Lancia, du mythe historique à la décadence moderne

Vincenzo Lancia pilote

La « Lance » – dans la langue de Boccace -, a longtemps transpercé le cœur des amateurs d’automobiles. Il faut dire qu’entre audace technique, stylistique et réussite sportive, la matière pour forger un mythe à l’italienne comme on les aime était dense. Hélas, depuis plus de deux décennies, celui-ci n’est relégué qu’au statut de relique.

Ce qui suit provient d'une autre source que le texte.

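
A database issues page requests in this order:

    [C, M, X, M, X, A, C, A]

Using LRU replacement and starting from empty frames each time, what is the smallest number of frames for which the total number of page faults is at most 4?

f=1: 8 faults
f=2: 5 faults
f=3: 5 faults
f=4: 4 faults
Smallest f with faults ≤ 4 is 4.

4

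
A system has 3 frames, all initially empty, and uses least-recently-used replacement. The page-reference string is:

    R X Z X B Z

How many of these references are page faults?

R: fault, frames {R}
X: fault, frames {R,X}
Z: fault, frames {R,X,Z}
X: hit
B: fault, evict R, frames {Z,X,B}
Z: hit
Page faults: 4.

4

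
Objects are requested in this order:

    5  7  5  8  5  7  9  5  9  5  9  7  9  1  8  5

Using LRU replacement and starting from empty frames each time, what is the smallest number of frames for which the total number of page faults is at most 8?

3

f=1: 16 faults
f=2: 10 faults
f=3: 7 faults
f=4: 7 faults
f=5: 5 faults
Smallest f with faults ≤ 8 is 3.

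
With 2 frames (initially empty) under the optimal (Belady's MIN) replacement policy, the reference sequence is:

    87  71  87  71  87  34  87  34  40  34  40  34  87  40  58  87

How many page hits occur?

87 → fault, frames (87)
71 → fault, frames (87 71)
87 → hit
71 → hit
87 → hit
34 → fault, evict 71, frames (87 34)
87 → hit
34 → hit
40 → fault, evict 87, frames (34 40)
34 → hit
40 → hit
34 → hit
87 → fault, evict 34, frames (40 87)
40 → hit
58 → fault, evict 40, frames (87 58)
87 → hit
Hits: 10.

10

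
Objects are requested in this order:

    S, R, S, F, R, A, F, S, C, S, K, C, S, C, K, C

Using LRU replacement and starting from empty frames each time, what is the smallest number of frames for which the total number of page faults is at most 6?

f=1: 16 faults
f=2: 12 faults
f=3: 7 faults
f=4: 6 faults
f=5: 6 faults
f=6: 6 faults
Smallest f with faults ≤ 6 is 4.

4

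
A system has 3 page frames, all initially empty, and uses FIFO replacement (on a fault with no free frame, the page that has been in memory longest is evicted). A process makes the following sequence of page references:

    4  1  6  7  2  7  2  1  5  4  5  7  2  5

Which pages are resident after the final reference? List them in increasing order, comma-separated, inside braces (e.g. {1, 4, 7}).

{2, 5, 7}

4 -> miss, frames {4}
1 -> miss, frames {4,1}
6 -> miss, frames {4,1,6}
7 -> miss, evict 4, frames {1,6,7}
2 -> miss, evict 1, frames {6,7,2}
7 -> hit
2 -> hit
1 -> miss, evict 6, frames {7,2,1}
5 -> miss, evict 7, frames {2,1,5}
4 -> miss, evict 2, frames {1,5,4}
5 -> hit
7 -> miss, evict 1, frames {5,4,7}
2 -> miss, evict 5, frames {4,7,2}
5 -> miss, evict 4, frames {7,2,5}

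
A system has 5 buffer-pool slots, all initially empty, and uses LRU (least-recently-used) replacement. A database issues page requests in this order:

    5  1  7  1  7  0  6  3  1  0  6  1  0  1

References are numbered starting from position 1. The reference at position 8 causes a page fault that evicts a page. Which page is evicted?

5

pos 1: 5 -> fault, frames {5}
pos 2: 1 -> fault, frames {5,1}
pos 3: 7 -> fault, frames {5,1,7}
pos 4: 1 -> hit
pos 5: 7 -> hit
pos 6: 0 -> fault, frames {5,1,7,0}
pos 7: 6 -> fault, frames {5,1,7,0,6}
pos 8: 3 -> fault, evict 5, frames {1,7,0,6,3}
At position 8, page 5 is evicted.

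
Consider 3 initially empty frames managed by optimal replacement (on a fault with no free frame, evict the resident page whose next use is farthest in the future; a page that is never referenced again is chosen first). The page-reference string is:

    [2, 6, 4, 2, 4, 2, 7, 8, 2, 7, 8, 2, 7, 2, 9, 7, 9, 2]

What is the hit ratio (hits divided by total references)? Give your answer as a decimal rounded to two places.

0.67

2 → fault, frames (2)
6 → fault, frames (2 6)
4 → fault, frames (2 6 4)
2 → hit
4 → hit
2 → hit
7 → fault, evict 4, frames (2 6 7)
8 → fault, evict 6, frames (2 7 8)
2 → hit
7 → hit
8 → hit
2 → hit
7 → hit
2 → hit
9 → fault, evict 8, frames (2 7 9)
7 → hit
9 → hit
2 → hit
Hits: 12 of 18 references → 12/18 = 0.6667.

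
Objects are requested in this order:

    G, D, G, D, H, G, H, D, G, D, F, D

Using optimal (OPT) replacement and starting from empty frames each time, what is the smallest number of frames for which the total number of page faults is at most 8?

2

f=1: 12 faults
f=2: 5 faults
f=3: 4 faults
f=4: 4 faults
Smallest f with faults ≤ 8 is 2.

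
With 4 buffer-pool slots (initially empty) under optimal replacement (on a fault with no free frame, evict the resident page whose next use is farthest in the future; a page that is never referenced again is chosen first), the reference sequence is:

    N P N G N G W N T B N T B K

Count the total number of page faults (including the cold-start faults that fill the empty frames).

7

N: miss, frames (N)
P: miss, frames (N P)
N: hit
G: miss, frames (N P G)
N: hit
G: hit
W: miss, frames (N P G W)
N: hit
T: miss, evict W, frames (N P G T)
B: miss, evict G, frames (N P T B)
N: hit
T: hit
B: hit
K: miss, evict B, frames (N P T K)
Page faults: 7.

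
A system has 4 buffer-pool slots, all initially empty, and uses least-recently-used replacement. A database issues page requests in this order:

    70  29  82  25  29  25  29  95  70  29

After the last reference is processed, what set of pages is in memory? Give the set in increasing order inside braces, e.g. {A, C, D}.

70 -> fault, frames {70}
29 -> fault, frames {70,29}
82 -> fault, frames {70,29,82}
25 -> fault, frames {70,29,82,25}
29 -> hit
25 -> hit
29 -> hit
95 -> fault, evict 70, frames {82,25,29,95}
70 -> fault, evict 82, frames {25,29,95,70}
29 -> hit

{25, 29, 70, 95}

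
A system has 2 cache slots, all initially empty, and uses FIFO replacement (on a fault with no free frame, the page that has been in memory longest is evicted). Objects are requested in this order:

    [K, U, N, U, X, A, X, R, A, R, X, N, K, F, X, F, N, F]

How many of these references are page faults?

K -> fault, frames (K)
U -> fault, frames (K U)
N -> fault, evict K, frames (U N)
U -> hit
X -> fault, evict U, frames (N X)
A -> fault, evict N, frames (X A)
X -> hit
R -> fault, evict X, frames (A R)
A -> hit
R -> hit
X -> fault, evict A, frames (R X)
N -> fault, evict R, frames (X N)
K -> fault, evict X, frames (N K)
F -> fault, evict N, frames (K F)
X -> fault, evict K, frames (F X)
F -> hit
N -> fault, evict F, frames (X N)
F -> fault, evict X, frames (N F)
Page faults: 13.

13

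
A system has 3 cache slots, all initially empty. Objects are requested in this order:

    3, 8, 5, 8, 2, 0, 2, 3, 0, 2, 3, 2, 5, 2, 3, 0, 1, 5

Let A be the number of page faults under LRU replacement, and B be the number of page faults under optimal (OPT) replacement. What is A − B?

Under LRU: F F F . F F . F . . . . F . . F F F → 10 faults.
Under OPT: F F F . F F . . . . . . F . . F F . → 8 faults.
A − B = 10 − 8 = 2.

2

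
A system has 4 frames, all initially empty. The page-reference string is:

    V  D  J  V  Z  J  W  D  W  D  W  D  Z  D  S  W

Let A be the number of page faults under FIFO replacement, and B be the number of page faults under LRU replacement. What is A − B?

Under FIFO: F F F . F . F . . . . . . . F . → 6 faults.
Under LRU: F F F . F . F F . . . . . . F . → 7 faults.
A − B = 6 − 7 = -1.

-1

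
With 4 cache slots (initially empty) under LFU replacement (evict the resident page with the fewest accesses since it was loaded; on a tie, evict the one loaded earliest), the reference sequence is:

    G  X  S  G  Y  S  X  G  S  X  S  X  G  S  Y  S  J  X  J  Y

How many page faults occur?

6

G: fault, frames (G)
X: fault, frames (G X)
S: fault, frames (G X S)
G: hit
Y: fault, frames (G X S Y)
S: hit
X: hit
G: hit
S: hit
X: hit
S: hit
X: hit
G: hit
S: hit
Y: hit
S: hit
J: fault, evict Y, frames (G X S J)
X: hit
J: hit
Y: fault, evict J, frames (G X S Y)
Page faults: 6.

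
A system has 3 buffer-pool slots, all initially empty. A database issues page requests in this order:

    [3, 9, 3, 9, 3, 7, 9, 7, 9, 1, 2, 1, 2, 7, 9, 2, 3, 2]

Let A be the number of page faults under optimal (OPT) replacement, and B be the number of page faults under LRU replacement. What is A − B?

Under OPT: F F . . . F . . . F F . . . F . F . → 7 faults.
Under LRU: F F . . . F . . . F F . . F F . F . → 8 faults.
A − B = 7 − 8 = -1.

-1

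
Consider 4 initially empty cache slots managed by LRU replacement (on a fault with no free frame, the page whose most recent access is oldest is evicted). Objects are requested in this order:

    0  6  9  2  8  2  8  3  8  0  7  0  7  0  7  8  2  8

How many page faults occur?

9

0 → fault, frames [0]
6 → fault, frames [0, 6]
9 → fault, frames [0, 6, 9]
2 → fault, frames [0, 6, 9, 2]
8 → fault, evict 0, frames [6, 9, 2, 8]
2 → hit
8 → hit
3 → fault, evict 6, frames [9, 2, 8, 3]
8 → hit
0 → fault, evict 9, frames [2, 3, 8, 0]
7 → fault, evict 2, frames [3, 8, 0, 7]
0 → hit
7 → hit
0 → hit
7 → hit
8 → hit
2 → fault, evict 3, frames [0, 7, 8, 2]
8 → hit
Page faults: 9.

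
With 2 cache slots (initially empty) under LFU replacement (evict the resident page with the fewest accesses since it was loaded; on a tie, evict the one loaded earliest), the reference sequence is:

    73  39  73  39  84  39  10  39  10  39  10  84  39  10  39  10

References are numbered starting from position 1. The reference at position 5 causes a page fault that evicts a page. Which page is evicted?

73

pos 1: 73 -> fault, frames [73]
pos 2: 39 -> fault, frames [73, 39]
pos 3: 73 -> hit
pos 4: 39 -> hit
pos 5: 84 -> fault, evict 73, frames [39, 84]
At position 5, page 73 is evicted.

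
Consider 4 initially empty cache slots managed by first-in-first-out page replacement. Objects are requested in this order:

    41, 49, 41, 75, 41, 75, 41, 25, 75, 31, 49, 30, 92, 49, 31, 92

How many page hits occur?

41 -> miss, frames (41)
49 -> miss, frames (41 49)
41 -> hit
75 -> miss, frames (41 49 75)
41 -> hit
75 -> hit
41 -> hit
25 -> miss, frames (41 49 75 25)
75 -> hit
31 -> miss, evict 41, frames (49 75 25 31)
49 -> hit
30 -> miss, evict 49, frames (75 25 31 30)
92 -> miss, evict 75, frames (25 31 30 92)
49 -> miss, evict 25, frames (31 30 92 49)
31 -> hit
92 -> hit
Hits: 8.

8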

Vincenzo Lancia a tout juste 25 ans lorsqu’il fonde son entreprise en 1906. Ce fils de bonne famille, dont le père est un prospère industriel installé dans le nord de l’Italie, se prend de passion dès le plus jeune âge pour la mécanique, démontrant dans ce domaine des prédispositions étonnantes. Celles-ci retiennent l’attention de Giovanni Ceirano, autre explorateur de l’objet automobile de l’autre côté des Alpes, dont l’activité peut être rattachée à la naissance de FIAT (Fabbrica Italiana Automobili Torino) à l’aube du XXème siècle. Le jeune Vincenzo se retrouve intégré au projet en qualité d’apprenti-mécanicien. De là naît le premier lien entre les deux grands constructeurs turinois, qui se retrouveront les années 70 approchant.

  • Les premières Lancia qui ont jalonné l’émergence de la marque :
Calandre Lancia Alpha Touring

Calandre de la Lancia Alpha (1907), première-née des ateliers de Vincenzo Lancia.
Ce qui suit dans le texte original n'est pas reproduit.